The second Liberian Civil War began in 1999 and ended in October 2003, when ECOWAS intervened to stop the rebel siege on Monrovia and exiled Charles Taylor to Nigeria until he was arrested in 2006 and taken to The Hague for his trial.

By the conclusion of the final war, more than 250,000 people had been killed and nearly one million displaced. Half that number remained to be repatriated in 2005 at the election of Liberia's first democratic President since the initial 1980 coup d'état of Samuel Doe.


The economic situation in both countries was so bad after the war that it affected the people living in the two countries.

Dr Koroma recounted that “11 years of civil war destroyed the whole country and every aspect of it and every Sierra Leonean was affected directly or indirectly by the war".

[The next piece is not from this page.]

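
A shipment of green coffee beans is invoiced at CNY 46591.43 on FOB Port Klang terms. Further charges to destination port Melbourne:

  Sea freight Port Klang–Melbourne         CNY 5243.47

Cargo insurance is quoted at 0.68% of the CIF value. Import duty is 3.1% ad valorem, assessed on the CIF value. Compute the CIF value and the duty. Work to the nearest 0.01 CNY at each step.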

The economy of Sierra Leone is that of a least developed country with a Gross Domestic Product (GDP) of approximately $1.9 billion US in 2009. Since the end of the Sierra Leone Civil War in 2002, the economy is gradually recovering with a GDP growth rate of between four and seven per cent.

Sierra Leone's economic development has always been hampered by an overdependence on mineral exploitation.

Ms Sirleaf also recalled that “our institutions collapsed while infrastructure was destroyed, and we had an unserviced debt amounting to $4.9 billion”.


Mr Koroma said Sierra Leone was polarised as the people seemed to be divided along two political parties lines: the Sierra Leone People's Party (SLPP) and its main political rival, the All People's Congress (APC). Mr Koroma stood on the ticket of the APC to win the 2007 presidential election.


It is worthy to mention that Mr Koroma was able to build bridges between the APC and the SLPP to the displeasure of sympathisers of both parties. Koroma’s thinking was one of uniting the country for development.

Lessons learnt

These two former Presidents have been able to demonstrate the fact that some African leaders can change the narrative for Africa if given the opportunity.

Documentation of achievements

Heartwarmingly, on Tuesday, December 14, 2021, former First Lady, Nana Konadu Agyeman-Rawlings, made an important remark during the launch of a book titled “J. J. RAWLINGS: MEMORIES AND MEMENTOS”, authored by the Pan-African Writers Association (PAWA).

Nana Agyeman-Rawlings observed that one of the weaknesses of the African continent is the failure to adequately document the positive achievements of illustrious and formidable personalities on the continent.

If the former First Lady's observation is anything to go by, then former Presidents Koroma and Ms Johnson both should be among the African leaders whose achievements need to be adequately documented so they could become some of the African leaders who should be immortalised.